Aunque nos paseábamos sin descanso entre la tribu, se hubiese dicho que los que no participábamos en la orgía éramos invisibles, hasta tal punto la muchedumbre frenética nos ignoraba. Pasaban a nuestro lado sin siquiera dirigirnos una mirada -o, mejor, como si hubiésemos sido transparentes, sus miradas perdidas nos atravesaban buscando algo más real en qué posarse. Era como si deambuláramos por dos mundos diferentes, como si nuestros caminos no pudiesen, cualquiera fuese nuestro itinerario, cruzarse, como si paredes de vidrio nos separaran, ya que si, por ejemplo, una mujer avanzaba hacia nosotros abierta y estremecida, o bien al llegar a nuestro lado paraba de golpe y dando media vuelta se alejaba en dirección contraria, o bien pasaba de largo, ya que nosotros, como por instinto, nos hacíamos a un lado al verla llegar, y ella seguía, sin desviarse, su camino, como si no ocupásemos ningún lugar en el espacio y no hubiésemos estado allí, interceptando el vacío con nuestros cuerpos. Era fácil ver que, por dentro, la tribu estaba embarcada en un viaje sin fondo, y que únicamente los cuerpos, como una cascara vacía, errabundeaban, de un abrazo a otro, a nuestro alrededor. Sobre nuestras cabezas fueron apareciendo, de una a una primero, de a puñados un poco más tarde, y sin término, como brasas, las estrellas. Con su fuego diverso -rojas, amarillas, verdes, azuladas- encendían el cielo negro, más tenues alrededor de la luna inmensa que, del otro lado del río, empezaba a subir. La luna lenta, que cortaba en dos, con una franja ancha, blanca y quebradiza, el vacío negro en que la noche había transformado a ese río infinito, proyectaba a través de los árboles unos rayos de luz cruda, blanca, que iluminaban fragmentos de cuerpos o de grupos de cuerpos, o esos rostros perdidos que se agitaban en la oscuridad vegetal.

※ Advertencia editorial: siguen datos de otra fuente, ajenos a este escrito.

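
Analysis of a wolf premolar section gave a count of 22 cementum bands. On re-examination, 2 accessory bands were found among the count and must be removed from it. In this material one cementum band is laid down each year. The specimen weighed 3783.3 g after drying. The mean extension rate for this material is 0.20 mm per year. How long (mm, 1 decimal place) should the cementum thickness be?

4.0 mm

True cementum band count = 22 − 2 = 20.
20 years at 0.20 mm/year gives 0.20 × 20 = 4.0 mm.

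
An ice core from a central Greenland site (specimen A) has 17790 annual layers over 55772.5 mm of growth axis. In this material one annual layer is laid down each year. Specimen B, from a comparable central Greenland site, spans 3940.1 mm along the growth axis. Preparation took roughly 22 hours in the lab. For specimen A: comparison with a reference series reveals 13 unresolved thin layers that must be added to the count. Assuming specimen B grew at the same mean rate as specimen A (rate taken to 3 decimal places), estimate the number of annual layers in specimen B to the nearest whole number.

Specimen A: true annual layer count = 17790 + 13 = 17803.
A: Extension rate ≈ 55772.5 / 17803 = 3.133 mm/year.
For B, 3940.1 / 3.133 = 1257.61 years ≈ 1258 annual layers.

1258 annual layers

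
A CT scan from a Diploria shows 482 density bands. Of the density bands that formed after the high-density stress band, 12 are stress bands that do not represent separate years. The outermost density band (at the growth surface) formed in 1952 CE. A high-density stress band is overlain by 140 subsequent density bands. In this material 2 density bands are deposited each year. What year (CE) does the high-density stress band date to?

140 density bands post-date the high-density stress band.
Removing the 12 false density bands leaves 140 − 12 = 128 true density bands beyond the high-density stress band.
With 2 density bands per year, 128 / 2 = 64 years.
1952 − 64 = 1888 CE.

1888 CE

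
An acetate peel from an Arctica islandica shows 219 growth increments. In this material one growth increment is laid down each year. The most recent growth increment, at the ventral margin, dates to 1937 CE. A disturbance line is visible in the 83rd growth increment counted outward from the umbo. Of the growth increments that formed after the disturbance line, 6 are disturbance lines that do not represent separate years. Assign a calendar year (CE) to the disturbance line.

The disturbance line sits at growth increment 83 from the umbo, so 219 − 83 = 136 growth increments formed after it.
Removing the 6 false growth increments leaves 136 − 6 = 130 true growth increments beyond the disturbance line.
The growth increment at the ventral margin is 1937 CE, so the disturbance line dates to 1937 − 130 = 1807 CE.

1807 CE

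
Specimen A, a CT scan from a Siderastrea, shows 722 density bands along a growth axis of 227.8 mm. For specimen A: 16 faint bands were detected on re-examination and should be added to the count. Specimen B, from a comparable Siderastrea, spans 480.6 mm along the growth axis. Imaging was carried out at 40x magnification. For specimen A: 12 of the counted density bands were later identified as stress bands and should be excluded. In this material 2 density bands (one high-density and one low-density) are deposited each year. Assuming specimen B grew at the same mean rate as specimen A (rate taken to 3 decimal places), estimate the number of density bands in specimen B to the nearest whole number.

1531 density bands

Specimen A: after corrections the count is 722 − 12 + 16 = 726 density bands.
Specimen A: dividing by 2 density bands per year: 726 / 2 = 363 years.
A: 227.8 mm over 363 years gives 227.8 / 363 ≈ 0.628 mm/year.
For B, 480.6 / 0.628 = 765.29 years; at 2 density bands per year that is 765.29 × 2 ≈ 1531 density bands.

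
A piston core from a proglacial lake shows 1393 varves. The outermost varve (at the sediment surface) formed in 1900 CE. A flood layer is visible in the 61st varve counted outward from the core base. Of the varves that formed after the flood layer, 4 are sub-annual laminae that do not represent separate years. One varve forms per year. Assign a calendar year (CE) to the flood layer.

572 CE

The flood layer sits at varve 61 from the core base, so 1393 − 61 = 1332 varves formed after it.
Excluding 4 false varves: 1332 − 4 = 1328.
Counting back 1328 years from 1900 CE places the flood layer in 1900 − 1328 = 572 CE.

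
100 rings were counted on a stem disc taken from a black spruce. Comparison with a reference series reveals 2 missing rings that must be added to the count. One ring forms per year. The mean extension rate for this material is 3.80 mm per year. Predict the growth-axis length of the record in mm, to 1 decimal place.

387.6 mm

Correcting the raw count gives 100 + 2 = 102 true rings.
Length ≈ 3.80 × 102 = 387.6 mm.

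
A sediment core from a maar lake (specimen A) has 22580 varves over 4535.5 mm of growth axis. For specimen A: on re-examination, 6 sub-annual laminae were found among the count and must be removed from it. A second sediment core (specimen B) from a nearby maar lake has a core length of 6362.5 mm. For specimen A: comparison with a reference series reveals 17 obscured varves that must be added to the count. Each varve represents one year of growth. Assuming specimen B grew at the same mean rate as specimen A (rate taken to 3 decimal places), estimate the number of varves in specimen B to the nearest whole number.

Specimen A: after corrections the count is 22580 − 6 + 17 = 22591 varves.
A: Extension rate ≈ 4535.5 / 22591 = 0.201 mm/yr.
For B, 6362.5 / 0.201 = 31654.23 years ≈ 31654 varves.

31654 varves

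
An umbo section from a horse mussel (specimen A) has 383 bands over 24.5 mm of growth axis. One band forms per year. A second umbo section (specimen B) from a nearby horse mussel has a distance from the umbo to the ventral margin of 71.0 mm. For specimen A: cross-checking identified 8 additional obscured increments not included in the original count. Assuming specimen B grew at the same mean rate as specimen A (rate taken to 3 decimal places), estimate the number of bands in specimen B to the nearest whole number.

1127 bands

Specimen A: correcting the raw count gives 383 + 8 = 391 true bands.
A: Extension rate ≈ 24.5 / 391 = 0.063 mm/yr.
Specimen B: 71.0 mm / 0.063 mm per year = 1126.98 years ≈ 1127 bands.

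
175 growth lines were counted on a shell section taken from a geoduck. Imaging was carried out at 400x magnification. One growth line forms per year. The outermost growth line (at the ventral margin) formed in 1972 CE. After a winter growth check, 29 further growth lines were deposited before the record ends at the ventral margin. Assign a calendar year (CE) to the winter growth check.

29 growth lines formed after the winter growth check.
Counting back 29 years from 1972 CE places the winter growth check in 1972 − 29 = 1943 CE.

1943 CE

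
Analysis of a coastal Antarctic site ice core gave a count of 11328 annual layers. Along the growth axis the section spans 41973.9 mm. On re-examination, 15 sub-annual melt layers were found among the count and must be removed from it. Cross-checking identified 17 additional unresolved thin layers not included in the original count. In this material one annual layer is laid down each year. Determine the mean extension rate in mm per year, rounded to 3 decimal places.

After corrections the count is 11328 − 15 + 17 = 11330 annual layers.
Mean rate = 41973.9 mm / 11330 years ≈ 3.705 mm per year.

3.705 mm per year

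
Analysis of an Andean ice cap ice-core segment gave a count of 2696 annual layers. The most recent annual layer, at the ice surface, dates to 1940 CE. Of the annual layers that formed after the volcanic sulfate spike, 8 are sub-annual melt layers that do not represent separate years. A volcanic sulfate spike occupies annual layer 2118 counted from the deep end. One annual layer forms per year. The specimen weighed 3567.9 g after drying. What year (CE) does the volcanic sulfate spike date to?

Between annual layer 2118 and the ice surface there are 2696 − 2118 = 578 annual layers.
578 − 8 false = 570 true annual layers after the volcanic sulfate spike.
Counting back 570 years from 1940 CE places the volcanic sulfate spike in 1940 − 570 = 1370 CE.

1370 CE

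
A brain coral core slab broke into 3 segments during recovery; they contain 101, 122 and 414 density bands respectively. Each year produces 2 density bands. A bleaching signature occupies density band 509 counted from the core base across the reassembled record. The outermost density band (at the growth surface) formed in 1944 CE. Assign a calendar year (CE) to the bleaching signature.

Total density bands = 101 + 122 + 414 = 637.
637 − 509 = 128 density bands lie beyond the bleaching signature toward the growth surface.
128 density bands at 2 per year is 128 / 2 = 64 years.
The density band at the growth surface is 1944 CE, so the bleaching signature dates to 1944 − 64 = 1880 CE.

1880 CE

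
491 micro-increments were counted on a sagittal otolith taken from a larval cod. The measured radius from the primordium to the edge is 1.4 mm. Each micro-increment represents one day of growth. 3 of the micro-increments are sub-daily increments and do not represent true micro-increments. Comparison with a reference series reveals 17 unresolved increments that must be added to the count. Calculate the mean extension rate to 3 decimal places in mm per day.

0.003 mm per day

True micro-increment count = 491 − 3 + 17 = 505.
1.4 mm over 505 days gives 1.4 / 505 ≈ 0.003 mm per day.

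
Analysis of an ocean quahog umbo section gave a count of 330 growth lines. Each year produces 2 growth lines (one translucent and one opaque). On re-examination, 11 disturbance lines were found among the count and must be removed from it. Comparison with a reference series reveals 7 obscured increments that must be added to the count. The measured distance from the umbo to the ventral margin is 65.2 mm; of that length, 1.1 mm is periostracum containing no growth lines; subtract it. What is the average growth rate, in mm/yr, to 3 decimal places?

0.393 mm/yr

Adjusted count: 330 − 11 + 7 = 326 growth lines.
326 growth lines at 2 per year is 326 / 2 = 163 years.
The growth record spans 65.2 − 1.1 = 64.1 mm.
Extension rate ≈ 64.1 / 163 = 0.393 mm/yr.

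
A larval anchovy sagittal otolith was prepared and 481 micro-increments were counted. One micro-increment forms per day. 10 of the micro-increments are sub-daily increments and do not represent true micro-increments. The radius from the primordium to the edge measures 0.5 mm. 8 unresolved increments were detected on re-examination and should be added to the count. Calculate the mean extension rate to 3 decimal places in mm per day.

Adjusted count: 481 − 10 + 8 = 479 micro-increments.
Mean rate = 0.5 mm / 479 days ≈ 0.001 mm per day.

0.001 mm per day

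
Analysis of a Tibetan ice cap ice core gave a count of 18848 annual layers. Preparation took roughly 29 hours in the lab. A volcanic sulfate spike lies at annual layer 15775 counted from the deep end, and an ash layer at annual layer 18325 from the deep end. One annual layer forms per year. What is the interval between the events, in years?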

La noche fue dejando, en la arena y el campo alrededor, entre ceniza espesa, pasto chamuscado, palos ennegrecidos por el fuego, un rastro de cuerpos abandonados. Algunos se agitaban todavía, entrelazados en abrazos maquinales, otros se movían de tanto en tanto, otros se quejaban, bajo, otros estaban completamente inmóviles. En el alba vacilante, un indio cruzó la playa en dirección al río, toqueteándose la nariz, que le sangraba. De uno que no se movía, estirado bajo un árbol, la boca contra el suelo arenoso, no pude decidir, inclinándome un poco para observarlo mejor, si estaba dormido o muerto. A medida que el alba azul subía, volviéndose incolora, antes de que el primer sol horizontal comenzara a dorar las copas de los árboles, los indios empezaron a reaparecer, tratando de desenredarse, infructuosos, del peso que parecía hacerlos recular hacia el centro de la noche. Oscilaban, indecisos, en el aire cintilante. Muchos seguían echados, remoloneando o incapaces de levantarse, y siete u ocho nunca más se levantarían. Uno se paró, vacilando unos momentos y quedándose inmóvil, pensativo, y después, de un modo brusco, se dio vuelta y empezó a golpearse la cabeza contra un árbol, cada vez con más violencia, hasta que cayó, sangrando por la boca y por los oídos. Algunos hablaban solos, en voz alta, o lloriqueaban. Cuando, todavía un poco pálida, sé instaló la mañana, empezaron a dirigirse hacia las viviendas. En el claro que se abría en medio de ellas, varias marmitas de arcilla, enormes, hervían sobre un gran fuego. Algunos hombres sobrios revolvían su contenido; cuando me acerqué para mirar, comprobé que lo que se cocinaba adentro eran las visceras y las cabezas de mis compañeros, mezcladas a legumbres desconocidas. Me alejé otra vez hacia el río, cruzando la muchedumbre que avanzaba en dirección opuesta, hacia las marmitas. Arrodillado en la orilla, un hombre trataba de vomitar en el agua. Tenía los ojos hinchados, la cara congestionada, y los brazos cruzados contra el vientre; parecía sufrir. Traté de odiarlo, pero no lo conseguí. Al verme, sus ojos se agrandaron un poco, delatando vaya a saber qué esperanza. Def-ghi, def-ghi, murmuró, como si sonriera, y quiso hacer un ademán, pero el cuerpo no le obedecía. Por fin, en un último espasmo, se desplomó en el agua. Durante varios días quedó ahí, la cara hundida en el río, sacudido por la corriente.